Document Type

Article

Publication Date

2014

Abstract

On Friday, April 11, and Saturday, April 12, 2014, the UCLA School of Law Lowell Milken Institute for Business Law and Policy sponsored a conference on competing theories of corporate governance.

Corporate law and economics scholarship initially relied mainly on agency cost and nexus of contracts models. In recent years, however, various scholars have built on those foundations to construct three competing models of corporate governance: director primacy, shareholder primacy, and team production.

The shareholder primacy model treats the board of directors as agents of the shareholders charged with maximizing shareholder wealth. Scholars such as Lucian Bebchuk working with this model are generally concerned with issues of managerial accountability to shareholders. In recent years, these scholars have been closely identified with federal reforms designed to empower shareholders.

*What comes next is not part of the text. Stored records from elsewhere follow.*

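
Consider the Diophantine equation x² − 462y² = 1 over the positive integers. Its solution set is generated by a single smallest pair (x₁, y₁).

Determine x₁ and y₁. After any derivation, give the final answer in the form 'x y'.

[21; 2,42] for √462; ℓ=2 ⇒ convergent index 1
a_0=21:  p_0=21·1+0=21,  q_0=21·0+1=1
a_1=2:  p_1=2·21+1=43,  q_1=2·1+0=2
fundamental: x₁=43, y₁=2  (since 1849 − 462·4 = 1)

43 2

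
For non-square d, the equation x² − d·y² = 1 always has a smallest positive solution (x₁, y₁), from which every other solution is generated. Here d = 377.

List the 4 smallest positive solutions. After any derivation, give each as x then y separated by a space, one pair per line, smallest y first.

233 12
108577 5592
50596649 2605860
23577929857 1214325168

[19; 2,2,2,38] for √377; ℓ=4 ⇒ convergent index 3
a_0=19:  p_0=19·1+0=19,  q_0=19·0+1=1
a_1=2:  p_1=2·19+1=39,  q_1=2·1+0=2
a_2=2:  p_2=2·39+19=97,  q_2=2·2+1=5
a_3=2:  p_3=2·97+39=233,  q_3=2·5+2=12
(x₁, y₁) = (233, 12);  233² − 377·12² = 1 ✓
n=2: (233,12)∘(233,12) = (233·233+377·12·12, 233·12+12·233) = (108577,5592)
n=3: (108577,5592)∘(233,12) = (233·108577+377·12·5592, 233·5592+12·108577) = (50596649,2605860)
n=4: (50596649,2605860)∘(233,12) = (233·50596649+377·12·2605860, 233·2605860+12·50596649) = (23577929857,1214325168)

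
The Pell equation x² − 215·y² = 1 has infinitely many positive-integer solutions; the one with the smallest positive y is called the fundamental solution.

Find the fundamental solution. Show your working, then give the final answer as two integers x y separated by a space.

d=215: √d = [14; 1,1,1,28] (ℓ=4, even), read p_3/q_3
step 0: (14, 1)  from 14·(1,0) + (0,1)
step 1: (15, 1)  from 1·(14,1) + (1,0)
step 2: (29, 2)  from 1·(15,1) + (14,1)
step 3: (44, 3)  from 1·(29,2) + (15,1)
→ (44, 3).  Check: 44²=1936, 215·3²=1935, difference 1.

44 3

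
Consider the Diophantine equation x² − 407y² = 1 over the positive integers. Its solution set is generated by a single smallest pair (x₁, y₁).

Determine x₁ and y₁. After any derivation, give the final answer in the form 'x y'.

√407 → a₀=20, period (5,1,2,1,5,40); ℓ=6 even so k=5
a_0=20:  p_0=20·1+0=20,  q_0=20·0+1=1
…
a_2=1:  p_2=1·101+20=121,  q_2=1·5+1=6
a_3=2:  p_3=2·121+101=343,  q_3=2·6+5=17
a_4=1:  p_4=1·343+121=464,  q_4=1·17+6=23
a_5=5:  p_5=5·464+343=2663,  q_5=5·23+17=132
fundamental: x₁=2663, y₁=132  (since 7091569 − 407·17424 = 1)

2663 132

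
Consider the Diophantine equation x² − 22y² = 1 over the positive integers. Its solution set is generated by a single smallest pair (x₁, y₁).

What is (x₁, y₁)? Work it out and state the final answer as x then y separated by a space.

d=22: √d = [4; 1,2,4,2,1,8] (ℓ=6, even), read p_5/q_5
step 0: (4, 1)  from 4·(1,0) + (0,1)
…
step 2: (14, 3)  from 2·(5,1) + (4,1)
…
step 4: (136, 29)  from 2·(61,13) + (14,3)
step 5: (197, 42)  from 1·(136,29) + (61,13)
fundamental: x₁=197, y₁=42  (since 38809 − 22·1764 = 1)

197 42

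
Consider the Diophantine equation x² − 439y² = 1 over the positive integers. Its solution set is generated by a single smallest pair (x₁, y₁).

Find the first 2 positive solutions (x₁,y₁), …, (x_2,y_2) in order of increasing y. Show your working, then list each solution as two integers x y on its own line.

d=439: √d = [20; 1,19,1,40] (ℓ=4, even), read p_3/q_3
a_0=20:  p_0=20·1+0=20,  q_0=20·0+1=1
a_1=1:  p_1=1·20+1=21,  q_1=1·1+0=1
a_2=19:  p_2=19·21+20=419,  q_2=19·1+1=20
a_3=1:  p_3=1·419+21=440,  q_3=1·20+1=21
(x₁, y₁) = (440, 21);  440² − 439·21² = 1 ✓
(440+21√439)^2 = 387199 + 18480√439

440 21
387199 18480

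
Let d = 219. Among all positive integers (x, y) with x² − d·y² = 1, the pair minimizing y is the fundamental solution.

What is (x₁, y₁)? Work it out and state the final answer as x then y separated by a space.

74 5

√219 → a₀=14, period (1,3,1,28); ℓ=4 even so k=3
k=0  a_k=14  p_k/q_k = 14/1
…
k=2  a_k=3  p_k/q_k = 59/4
k=3  a_k=1  p_k/q_k = 74/5
(x₁, y₁) = (74, 5);  74² − 219·5² = 1 ✓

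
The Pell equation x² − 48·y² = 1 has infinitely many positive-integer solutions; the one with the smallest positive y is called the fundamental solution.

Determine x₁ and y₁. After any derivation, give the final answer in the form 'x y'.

7 1

√48 = [6; 1,12, …], period ℓ=2 (even) → k=1
k=0  a_k=6  p_k/q_k = 6/1
k=1  a_k=1  p_k/q_k = 7/1
→ (7, 1).  Check: 7²=49, 48·1²=48, difference 1.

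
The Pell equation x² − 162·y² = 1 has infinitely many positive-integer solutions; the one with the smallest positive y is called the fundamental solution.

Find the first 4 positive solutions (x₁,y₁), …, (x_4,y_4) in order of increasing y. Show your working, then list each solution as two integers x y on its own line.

19601 1540
768398401 60371080
30122754096401 2366667076620
1180872205318713601 92778082677286160

√162 = [12; 1,2,1,2,12,2,1,2,1,24, …], period ℓ=10 (even) → k=9
step 0: (12, 1)  from 12·(1,0) + (0,1)
step 1: (13, 1)  from 1·(12,1) + (1,0)
…
step 3: (51, 4)  from 1·(38,3) + (13,1)
…
step 6: (3602, 283)  from 2·(1731,136) + (140,11)
step 7: (5333, 419)  from 1·(3602,283) + (1731,136)
step 8: (14268, 1121)  from 2·(5333,419) + (3602,283)
step 9: (19601, 1540)  from 1·(14268,1121) + (5333,419)
(x₁, y₁) = (19601, 1540);  19601² − 162·1540² = 1 ✓
(x_2, y_2) = (19601·19601 + 162·1540·1540, 19601·1540 + 1540·19601) = (768398401, 60371080)
(x_3, y_3) = (19601·768398401 + 162·1540·60371080, 19601·60371080 + 1540·768398401) = (30122754096401, 2366667076620)
(x_4, y_4) = (19601·30122754096401 + 162·1540·2366667076620, 19601·2366667076620 + 1540·30122754096401) = (1180872205318713601, 92778082677286160)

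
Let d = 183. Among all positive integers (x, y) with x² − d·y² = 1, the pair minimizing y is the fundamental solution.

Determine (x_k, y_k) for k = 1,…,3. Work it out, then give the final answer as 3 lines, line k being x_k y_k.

487 36
474337 35064
462003751 34152300

d=183: √d = [13; 1,1,8,1,1,26] (ℓ=6, even), read p_5/q_5
k=0  a_k=13  p_k/q_k = 13/1
k=1  a_k=1  p_k/q_k = 14/1
…
k=3  a_k=8  p_k/q_k = 230/17
k=4  a_k=1  p_k/q_k = 257/19
k=5  a_k=1  p_k/q_k = 487/36
→ (487, 36).  Check: 487²=237169, 183·36²=237168, difference 1.
(x_2, y_2) = (487·487 + 183·36·36, 487·36 + 36·487) = (474337, 35064)
(x_3, y_3) = (487·474337 + 183·36·35064, 487·35064 + 36·474337) = (462003751, 34152300)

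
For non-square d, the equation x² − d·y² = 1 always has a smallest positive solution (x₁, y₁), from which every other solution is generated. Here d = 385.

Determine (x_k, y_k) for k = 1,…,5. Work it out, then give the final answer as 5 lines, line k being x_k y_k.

95831 4884
18367161121 936077208
3520286834677271 179410429834812
674705215289547953281 34386161802063660336
129315350969305052987065751 6590520543127714837483620

[19; 1,1,1,1,1,…,1,1,38] for √385; ℓ=16 ⇒ convergent index 15
a_0=19:  p_0=19·1+0=19,  q_0=19·0+1=1
…
a_10=3:  p_10=3·2747+2021=10262,  q_10=3·140+103=523
…
a_12=1:  p_12=1·13009+10262=23271,  q_12=1·663+523=1186
a_13=1:  p_13=1·23271+13009=36280,  q_13=1·1186+663=1849
a_14=1:  p_14=1·36280+23271=59551,  q_14=1·1849+1186=3035
a_15=1:  p_15=1·59551+36280=95831,  q_15=1·3035+1849=4884
fundamental: x₁=95831, y₁=4884  (since 9183580561 − 385·23853456 = 1)
(x_2, y_2) = (95831·95831 + 385·4884·4884, 95831·4884 + 4884·95831) = (18367161121, 936077208)
(x_3, y_3) = (95831·18367161121 + 385·4884·936077208, 95831·936077208 + 4884·18367161121) = (3520286834677271, 179410429834812)
(x_4, y_4) = (95831·3520286834677271 + 385·4884·179410429834812, 95831·179410429834812 + 4884·3520286834677271) = (674705215289547953281, 34386161802063660336)
(x_5, y_5) = (95831·674705215289547953281 + 385·4884·34386161802063660336, 95831·34386161802063660336 + 4884·674705215289547953281) = (129315350969305052987065751, 6590520543127714837483620)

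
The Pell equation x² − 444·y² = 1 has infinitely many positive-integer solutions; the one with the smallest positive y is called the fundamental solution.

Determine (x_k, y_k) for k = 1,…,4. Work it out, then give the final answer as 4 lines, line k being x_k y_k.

295 14
174049 8260
102688615 4873386
60586108801 2875289480

d=444: √d = [21; 14,42] (ℓ=2, even), read p_1/q_1
step 0: (21, 1)  from 21·(1,0) + (0,1)
step 1: (295, 14)  from 14·(21,1) + (1,0)
(x₁, y₁) = (295, 14);  295² − 444·14² = 1 ✓
(295+14√444)^2 = 174049 + 8260√444
(295+14√444)^3 = 102688615 + 4873386√444
(295+14√444)^4 = 60586108801 + 2875289480√444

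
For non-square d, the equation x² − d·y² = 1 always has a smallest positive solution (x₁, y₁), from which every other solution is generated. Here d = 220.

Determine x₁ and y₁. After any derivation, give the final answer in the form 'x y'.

d=220: √d = [14; 1,4,1,28] (ℓ=4, even), read p_3/q_3
k=0  a_k=14  p_k/q_k = 14/1
k=1  a_k=1  p_k/q_k = 15/1
k=2  a_k=4  p_k/q_k = 74/5
k=3  a_k=1  p_k/q_k = 89/6
(x₁, y₁) = (89, 6);  89² − 220·6² = 1 ✓

89 6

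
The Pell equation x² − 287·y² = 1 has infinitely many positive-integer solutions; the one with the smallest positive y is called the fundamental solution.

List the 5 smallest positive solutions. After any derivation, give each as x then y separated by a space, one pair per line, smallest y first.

√287 = [16; 1,15,1,32, …], period ℓ=4 (even) → k=3
k=0  a_k=16  p_k/q_k = 16/1
k=1  a_k=1  p_k/q_k = 17/1
k=2  a_k=15  p_k/q_k = 271/16
k=3  a_k=1  p_k/q_k = 288/17
fundamental: x₁=288, y₁=17  (since 82944 − 287·289 = 1)
(288+17√287)^2 = 165887 + 9792√287
(288+17√287)^3 = 95550624 + 5640175√287
(288+17√287)^4 = 55036993537 + 3248731008√287
(288+17√287)^5 = 31701212726688 + 1871263420433√287

288 17
165887 9792
95550624 5640175
55036993537 3248731008
31701212726688 1871263420433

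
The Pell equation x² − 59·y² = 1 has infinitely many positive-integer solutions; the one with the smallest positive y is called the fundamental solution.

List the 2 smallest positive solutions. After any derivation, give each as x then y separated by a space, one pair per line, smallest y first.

[7; 1,2,7,2,1,14] for √59; ℓ=6 ⇒ convergent index 5
step 0: (7, 1)  from 7·(1,0) + (0,1)
step 1: (8, 1)  from 1·(7,1) + (1,0)
step 2: (23, 3)  from 2·(8,1) + (7,1)
step 3: (169, 22)  from 7·(23,3) + (8,1)
step 4: (361, 47)  from 2·(169,22) + (23,3)
step 5: (530, 69)  from 1·(361,47) + (169,22)
(x₁, y₁) = (530, 69);  530² − 59·69² = 1 ✓
(530+69√59)^2 = 561799 + 73140√59

530 69
561799 73140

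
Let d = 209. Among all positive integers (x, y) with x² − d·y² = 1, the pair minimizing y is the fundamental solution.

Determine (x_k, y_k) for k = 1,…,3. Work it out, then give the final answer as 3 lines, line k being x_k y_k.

d=209: √d = [14; 2,5,3,2,3,5,2,28] (ℓ=8, even), read p_7/q_7
i=0: a=14 ⇒ p=14, q=1
…
i=3: a=3 ⇒ p=506, q=35
i=4: a=2 ⇒ p=1171, q=81
…
i=6: a=5 ⇒ p=21266, q=1471
i=7: a=2 ⇒ p=46551, q=3220
fundamental: x₁=46551, y₁=3220  (since 2166995601 − 209·10368400 = 1)
(46551+3220√209)^2 = 4333991201 + 299788440√209
(46551+3220√209)^3 = 403503248748951 + 27910903337660√209

46551 3220
4333991201 299788440
403503248748951 27910903337660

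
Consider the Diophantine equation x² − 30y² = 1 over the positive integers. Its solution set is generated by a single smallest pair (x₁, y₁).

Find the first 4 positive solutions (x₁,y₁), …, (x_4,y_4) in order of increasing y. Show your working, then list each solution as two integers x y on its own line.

11 2
241 44
5291 966
116161 21208

d=30: √d = [5; 2,10] (ℓ=2, even), read p_1/q_1
a_0=5:  p_0=5·1+0=5,  q_0=5·0+1=1
a_1=2:  p_1=2·5+1=11,  q_1=2·1+0=2
→ (11, 2).  Check: 11²=121, 30·2²=120, difference 1.
(11+2√30)^2 = 241 + 44√30
(11+2√30)^3 = 5291 + 966√30
(11+2√30)^4 = 116161 + 21208√30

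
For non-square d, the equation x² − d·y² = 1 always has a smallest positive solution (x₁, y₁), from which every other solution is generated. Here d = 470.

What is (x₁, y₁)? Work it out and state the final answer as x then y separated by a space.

1691 78

√470 → a₀=21, period (1,2,8,2,1,42); ℓ=6 even so k=5
a_0=21:  p_0=21·1+0=21,  q_0=21·0+1=1
a_1=1:  p_1=1·21+1=22,  q_1=1·1+0=1
a_2=2:  p_2=2·22+21=65,  q_2=2·1+1=3
a_3=8:  p_3=8·65+22=542,  q_3=8·3+1=25
a_4=2:  p_4=2·542+65=1149,  q_4=2·25+3=53
a_5=1:  p_5=1·1149+542=1691,  q_5=1·53+25=78
(x₁, y₁) = (1691, 78);  1691² − 470·78² = 1 ✓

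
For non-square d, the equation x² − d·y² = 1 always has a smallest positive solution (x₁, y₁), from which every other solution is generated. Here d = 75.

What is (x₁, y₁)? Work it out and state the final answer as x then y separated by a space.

26 3

√75 → a₀=8, period (1,1,1,16); ℓ=4 even so k=3
i=0: a=8 ⇒ p=8, q=1
i=1: a=1 ⇒ p=9, q=1
i=2: a=1 ⇒ p=17, q=2
i=3: a=1 ⇒ p=26, q=3
→ (26, 3).  Check: 26²=676, 75·3²=675, difference 1.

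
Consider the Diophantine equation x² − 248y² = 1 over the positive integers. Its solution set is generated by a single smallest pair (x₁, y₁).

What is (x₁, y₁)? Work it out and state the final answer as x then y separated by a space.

√248 → a₀=15, period (1,2,1,30); ℓ=4 even so k=3
a_0=15:  p_0=15·1+0=15,  q_0=15·0+1=1
…
a_2=2:  p_2=2·16+15=47,  q_2=2·1+1=3
a_3=1:  p_3=1·47+16=63,  q_3=1·3+1=4
(x₁, y₁) = (63, 4);  63² − 248·4² = 1 ✓

63 4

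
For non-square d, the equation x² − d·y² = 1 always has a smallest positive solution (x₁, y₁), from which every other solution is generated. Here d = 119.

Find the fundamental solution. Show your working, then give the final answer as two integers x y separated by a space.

120 11

[10; 1,9,1,20] for √119; ℓ=4 ⇒ convergent index 3
i=0: a=10 ⇒ p=10, q=1
i=1: a=1 ⇒ p=11, q=1
i=2: a=9 ⇒ p=109, q=10
i=3: a=1 ⇒ p=120, q=11
→ (120, 11).  Check: 120²=14400, 119·11²=14399, difference 1.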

In Stephen Bainbridge’s director primacy model, the board of directors is not a mere agent of the shareholders, but rather is a sui generis body whose powers are “original and undelegated.” To be sure, the directors are obliged to use their powers towards the end of shareholder wealth maximization, but the decisions as to how that end shall be achieved are vested in the board not the shareholders.

Margaret Blair and Lynn Stout’s team production model resembles Bainbridge’s in that it is board-centric, but differs in that it views directors as mediating hierarchs who possess ultimate control over the firm and who are charged with balancing the claims and interests of the many different groups that bear residual risk and have residual claims on the firm. Although team production is not explicitly normative, many commentators regard it as at least being compatible with stakeholder theorists who promote corporate social responsibility.

This conference provided a venue for distinguished legal scholars to define the competing models, critique them, and explore their implications for various important legal doctrines. In addition to an oral presentation, each conference participant was invited to contribute a very brief essay of up to 750 words (inclusive of footnotes) on their topic to this micro-symposium being published by the UCLA Law Review’s online journal, Discourse.

Professor Fairfax’s contribution is Toward a Theory of Shareholder Leverage.

Keywords

corporations, corporate governance, shareholders, shareholder leverage

Publication Title

UCLA Law Discourse

Publication Citation

62 UCLA L. Rev. Discourse 92 (2014).